The collapse of the Organic Dairy Farmers of Australia could cost Tasmanian farmers hundreds of thousands of dollars.
It was the country's largest organic dairy company and was jointly owned by farms across Tasmania and Victoria, but it was placed into receivership last Friday.
Lileah dairy farmer Gary Watson said he is one of six organic dairy farmers in Tasmania which produced for the ODFA, and he is personally owed about $250,000.
"That's just four weeks of April and two weeks of May that we're not going to get paid for by the looks of it," Mr Watson said.
This season was Mr Watson's first full year of producing organic dairy products after eight years of transitioning his farm of about 450 cattle to meet organic standards.
Mr Watson said he had expressed concerns about the management of ODFA in recent years, and in 2019 attempted to terminate his contract.

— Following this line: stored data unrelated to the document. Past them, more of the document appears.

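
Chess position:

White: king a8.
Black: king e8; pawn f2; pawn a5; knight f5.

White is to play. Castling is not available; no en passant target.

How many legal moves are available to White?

White to move; king on a8.
In check: no.
Legal moves: Kb8, Kb7, Ka7.
Count: 3.

3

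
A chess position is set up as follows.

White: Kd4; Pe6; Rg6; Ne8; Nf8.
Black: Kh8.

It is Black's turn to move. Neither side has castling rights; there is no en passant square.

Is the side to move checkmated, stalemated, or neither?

stalemate

Black to move; black king on h8.
In check: no.
King squares — g7: attacked by Rg6; h7: attacked by Nf8; g8: attacked by Rg6.
Legal moves for Black: none.
Not in check and no legal moves → stalemate.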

We're farmers, we've gotta deal with those sort of challenges. It just makes things really tough.
"We're farmers, we've gotta deal with those sort of challenges. It just makes things really tough," he said.
Another farmer, who asked to remain anonymous and will be referred to by the pseudonym Geoff, said he was out of pocket about $100,000, but still believed the losses could be recouped.
Both farmers had been able to sell their products to other players in the market including Cadbury and Fonterra, who were both purchasing milk at conventional - as opposed to organic - prices.
Geoff said that represented about a 45 per cent drop.
"This year has been a pretty good year price wise - well it was until this happened," Geoff said.
"It puts a damper on what has been otherwise a pretty good season."
Geoff said "the writing was on the wall" and he had begun to talk to other buyers prior to ODFA being placed into receivership.
Fonterra farm source director Matt Watt said the company had fast-tracked an organic product strategy to accommodate the addition of the ODFA producers.
Mr Watt said Fonterra was expecting to take on the majority of their products at conventional prices to ensure no milk was dumped, and from July 1 will be operating an organic specific facility at Spreyton, Tas.
"The first priority is to get the milk picked up and paid for. Then off the back of this we're really confident with the opportunity this will create for the farmers that will mean they can continue to produce high quality organic milk," Mr Watt said.
He said Fonterra will primarily use organic dairy for nutritional infant formula production.